When there are multiple tone holes, the first (closest to the blowing end) open tone hole usually has the largest influence on the pipe's effective length. However, closing holes below the first open hole without closing the first hole can also lower the pitch significantly; such cross fingerings may often be useful. Generally, the pitch and timbre of the notes produced will depend on the positions, sizes, heights, and shapes of all the tone holes, both open and closed. Theoretical models allow these effects to be calculated with some accuracy, but the design of tone holes remains to some degree a matter of trial and error.

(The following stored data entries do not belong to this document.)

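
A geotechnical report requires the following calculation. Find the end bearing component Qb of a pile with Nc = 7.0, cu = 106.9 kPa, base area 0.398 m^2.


Result: 297.82 kN

Derivation:
Using Qb = Nc * cu * Ab
Qb = 7.0 * 106.9 * 0.398
Qb = 297.82 kN


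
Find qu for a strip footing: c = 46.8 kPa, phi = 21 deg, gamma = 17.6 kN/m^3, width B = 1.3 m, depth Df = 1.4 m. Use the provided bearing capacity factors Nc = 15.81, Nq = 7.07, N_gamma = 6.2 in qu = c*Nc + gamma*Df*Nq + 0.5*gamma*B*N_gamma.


Compute qu = c*Nc + gamma*Df*Nq + 0.5*gamma*B*N_gamma
Term 1: 46.8 * 15.81 = 739.908
Term 2: 17.6 * 1.4 * 7.07 = 174.2048
Term 3: 0.5 * 17.6 * 1.3 * 6.2 = 70.928
qu = 739.908 + 174.2048 + 70.928
qu = 985.04 kPa


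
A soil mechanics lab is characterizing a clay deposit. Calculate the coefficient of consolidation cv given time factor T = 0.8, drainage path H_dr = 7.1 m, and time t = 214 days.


Result: 0.18845 m^2/day

Derivation:
Using cv = T * H_dr^2 / t
H_dr^2 = 7.1^2 = 50.41
cv = 0.8 * 50.41 / 214
cv = 0.18845 m^2/day


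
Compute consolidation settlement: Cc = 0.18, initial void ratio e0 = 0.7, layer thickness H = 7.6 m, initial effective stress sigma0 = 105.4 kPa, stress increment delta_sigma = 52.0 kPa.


Result: 0.1402 m

Derivation:
Using Sc = Cc * H / (1 + e0) * log10((sigma0 + delta_sigma) / sigma0)
Stress ratio = (105.4 + 52.0) / 105.4 = 1.49336
log10(1.49336) = 0.174164
Cc * H / (1 + e0) = 0.18 * 7.6 / (1 + 0.7) = 0.804706
Sc = 0.804706 * 0.174164
Sc = 0.1402 m


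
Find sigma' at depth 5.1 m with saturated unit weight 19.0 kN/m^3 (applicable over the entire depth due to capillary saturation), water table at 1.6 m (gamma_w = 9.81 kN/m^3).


Total stress = gamma_sat * depth
sigma = 19.0 * 5.1 = 96.9 kPa
Pore water pressure u = gamma_w * (depth - d_wt)
u = 9.81 * (5.1 - 1.6) = 34.335 kPa
Effective stress = sigma - u
sigma' = 96.9 - 34.335 = 62.57 kPa


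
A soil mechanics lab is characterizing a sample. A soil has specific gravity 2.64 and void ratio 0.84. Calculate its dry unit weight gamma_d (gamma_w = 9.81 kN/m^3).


Using gamma_d = Gs * gamma_w / (1 + e)
gamma_d = 2.64 * 9.81 / (1 + 0.84)
gamma_d = 2.64 * 9.81 / 1.84
gamma_d = 14.075 kN/m^3


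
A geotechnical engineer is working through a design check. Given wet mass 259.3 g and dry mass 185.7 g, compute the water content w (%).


Result: 39.63 %

Derivation:
Using w = (m_wet - m_dry) / m_dry * 100
m_wet - m_dry = 259.3 - 185.7 = 73.6 g
w = 73.6 / 185.7 * 100
w = 39.63 %


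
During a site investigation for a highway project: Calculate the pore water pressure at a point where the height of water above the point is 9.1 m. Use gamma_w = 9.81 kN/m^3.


Using u = gamma_w * h_w
u = 9.81 * 9.1
u = 89.27 kPa


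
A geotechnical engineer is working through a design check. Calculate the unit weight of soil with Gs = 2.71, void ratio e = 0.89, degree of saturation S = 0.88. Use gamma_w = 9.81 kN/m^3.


Using gamma = gamma_w * (Gs + S*e) / (1 + e)
Numerator: Gs + S*e = 2.71 + 0.88*0.89 = 3.4932
Denominator: 1 + e = 1 + 0.89 = 1.89
gamma = 9.81 * 3.4932 / 1.89
gamma = 18.131 kN/m^3


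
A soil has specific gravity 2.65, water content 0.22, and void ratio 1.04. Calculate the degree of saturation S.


Result: 0.5606

Derivation:
Using S = Gs * w / e
S = 2.65 * 0.22 / 1.04
S = 0.5606


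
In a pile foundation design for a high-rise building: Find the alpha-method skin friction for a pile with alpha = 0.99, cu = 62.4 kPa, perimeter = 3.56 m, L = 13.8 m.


Using Qs = alpha * cu * perimeter * L
Qs = 0.99 * 62.4 * 3.56 * 13.8
Qs = 3034.93 kN


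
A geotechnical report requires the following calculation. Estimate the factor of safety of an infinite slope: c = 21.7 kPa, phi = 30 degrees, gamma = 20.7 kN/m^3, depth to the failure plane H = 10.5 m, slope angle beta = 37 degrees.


Using Fs = c / (gamma*H*sin(beta)*cos(beta)) + tan(phi)/tan(beta)
Cohesion contribution = 21.7 / (20.7*10.5*sin(37)*cos(37))
Cohesion contribution = 0.207725
Friction contribution = tan(30)/tan(37) = 0.76617
Fs = 0.207725 + 0.76617
Fs = 0.974


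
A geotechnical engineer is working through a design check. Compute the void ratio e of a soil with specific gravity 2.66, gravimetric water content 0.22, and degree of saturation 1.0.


Using the relation e = Gs * w / S
e = 2.66 * 0.22 / 1.0
e = 0.5852


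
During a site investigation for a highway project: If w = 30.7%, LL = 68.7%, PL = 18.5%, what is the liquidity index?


Result: 0.243

Derivation:
First compute the plasticity index:
PI = LL - PL = 68.7 - 18.5 = 50.2
Then compute the liquidity index:
LI = (w - PL) / PI
LI = (30.7 - 18.5) / 50.2
LI = 0.243


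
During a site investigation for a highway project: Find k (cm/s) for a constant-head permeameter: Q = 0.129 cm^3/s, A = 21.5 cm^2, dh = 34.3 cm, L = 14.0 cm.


Compute hydraulic gradient:
i = dh / L = 34.3 / 14.0 = 2.45
Then apply Darcy's law:
k = Q / (A * i)
k = 0.129 / (21.5 * 2.45)
k = 0.129 / 52.675
k = 0.002449 cm/s


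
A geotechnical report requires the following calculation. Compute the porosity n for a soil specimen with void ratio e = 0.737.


Result: 0.4243

Derivation:
Using the relation n = e / (1 + e)
n = 0.737 / (1 + 0.737)
n = 0.737 / 1.737
n = 0.4243


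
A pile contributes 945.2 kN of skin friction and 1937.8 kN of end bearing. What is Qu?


Using Qu = Qf + Qb
Qu = 945.2 + 1937.8
Qu = 2883.0 kN


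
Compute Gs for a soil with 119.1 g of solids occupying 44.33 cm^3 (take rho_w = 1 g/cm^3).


Result: 2.687

Derivation:
Using Gs = m_s / (V_s * rho_w)
Since rho_w = 1 g/cm^3:
Gs = 119.1 / 44.33
Gs = 2.687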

Most woodwind instruments rely on tone holes to produce different pitches. Two common exceptions are the slide whistle and the overtone flutes. Most brass instruments use valves or a slide instead of tone holes, with the cornett, the ophicleide, the keyed trumpet, and the rare keyed bugle as exceptions. The modern reproduction of the natural trumpet, called the baroque trumpet, are fitted with tone holes (called vent holes) to correct the out of tune notes (written) B♭_{4,} F_{5,} A_{5,} and B♭_{5}.